Baca Juga: Ketika Allah Mengajarkan Nabi Daud tentang Kepemimpinan
Nabi Yusuf a.s.; Menteri yang Kompeten dan Kredibel
Kisah Nabi Yusuf a.s. merupakan kisah yang paling lengkap dalam Alquran serta berhasil mengaduk-aduk emosi pembacanya. Bak sebuah novel, kisah Nabi Yusuf ini satu-satunya kisah dalam Alquran yang diceritakan lengkap dari awal sampai akhir dan diakhiri dengan happy ending di bagian akhir surah.
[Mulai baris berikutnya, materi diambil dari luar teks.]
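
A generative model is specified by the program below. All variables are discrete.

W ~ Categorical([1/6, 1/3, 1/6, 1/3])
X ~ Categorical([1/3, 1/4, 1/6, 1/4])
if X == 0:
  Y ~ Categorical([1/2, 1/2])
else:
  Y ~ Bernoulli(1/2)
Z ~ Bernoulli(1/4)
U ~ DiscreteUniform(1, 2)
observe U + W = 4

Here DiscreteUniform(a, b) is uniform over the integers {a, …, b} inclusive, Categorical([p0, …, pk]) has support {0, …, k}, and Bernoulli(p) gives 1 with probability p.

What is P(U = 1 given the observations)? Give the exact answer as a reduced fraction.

P(U = 1 | obs) = 2/3

Enumerate traces; 32 have nonzero weight after conditioning:
  (W=2, X=0, Y=0, Z=0, U=2) weight 1/96
  (W=2, X=0, Y=0, Z=1, U=2) weight 1/288
  (W=2, X=0, Y=1, Z=0, U=2) weight 1/96
  (W=2, X=0, Y=1, Z=1, U=2) weight 1/288
  (W=2, X=1, Y=0, Z=0, U=2) weight 1/128
  (W=2, X=1, Y=0, Z=1, U=2) weight 1/384
  (W=2, X=1, Y=1, Z=0, U=2) weight 1/128
  (W=2, X=1, Y=1, Z=1, U=2) weight 1/384
  (W=3, X=0, Y=0, Z=0, U=1) weight 1/48
  … 23 more
Group by U:
  weight(U=1) = 1/6
  weight(U=2) = 1/12
Total weight = 1/6 + 1/12 = 1/4
P(U=1 | obs) = 1/6 / 1/4 = 2/3
P(U=2 | obs) = 1/12 / 1/4 = 1/3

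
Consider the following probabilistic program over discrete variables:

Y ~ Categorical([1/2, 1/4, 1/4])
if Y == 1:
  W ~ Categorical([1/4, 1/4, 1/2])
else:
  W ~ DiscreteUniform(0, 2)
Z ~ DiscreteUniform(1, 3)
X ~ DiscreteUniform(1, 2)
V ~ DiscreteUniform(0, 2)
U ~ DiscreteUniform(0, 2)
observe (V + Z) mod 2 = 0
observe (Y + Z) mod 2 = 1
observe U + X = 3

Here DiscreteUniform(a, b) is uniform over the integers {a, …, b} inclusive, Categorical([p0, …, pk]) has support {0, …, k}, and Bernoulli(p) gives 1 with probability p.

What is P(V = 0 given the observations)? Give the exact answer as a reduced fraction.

Enumerate traces; 36 have nonzero weight after conditioning:
  (Y=0, W=0, Z=1, X=1, V=1, U=2) weight 1/324
  (Y=0, W=0, Z=1, X=2, V=1, U=1) weight 1/324
  (Y=0, W=0, Z=3, X=1, V=1, U=2) weight 1/324
  (Y=0, W=0, Z=3, X=2, V=1, U=1) weight 1/324
  (Y=0, W=1, Z=1, X=1, V=1, U=2) weight 1/324
  (Y=0, W=1, Z=1, X=2, V=1, U=1) weight 1/324
  (Y=0, W=1, Z=3, X=1, V=1, U=2) weight 1/324
  (Y=0, W=1, Z=3, X=2, V=1, U=1) weight 1/324
  (Y=1, W=0, Z=2, X=1, V=0, U=2) weight 1/864
  (Y=1, W=0, Z=2, X=1, V=2, U=2) weight 1/864
  … 26 more
Group by V:
  weight(V=0) = 1/108
  weight(V=1) = 1/18
  weight(V=2) = 1/108
Total weight = 1/108 + 1/18 + 1/108 = 2/27
P(V=0 | obs) = 1/108 / 2/27 = 1/8
P(V=1 | obs) = 1/18 / 2/27 = 3/4
P(V=2 | obs) = 1/108 / 2/27 = 1/8

P(V = 0 | obs) = 1/8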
Banyak pelajaran yang dapat dipetik dari kisah Nabi Yusuf. Salah satunya adalah keberhasilannya dalam memanage perekonomian negara. Di bawah otoritasnya, negara mengalami kemajuan pesat di bidang ekonomi bahkan menjadi pusat ekonomi yang dapat bertahan di musim paceklik pada waktu itu. Hal ini tentu karena kebijakan-kebijakanya yang visioner sehingga berhasil mengantarkan negara menuju kejayaan dan kegemilangan.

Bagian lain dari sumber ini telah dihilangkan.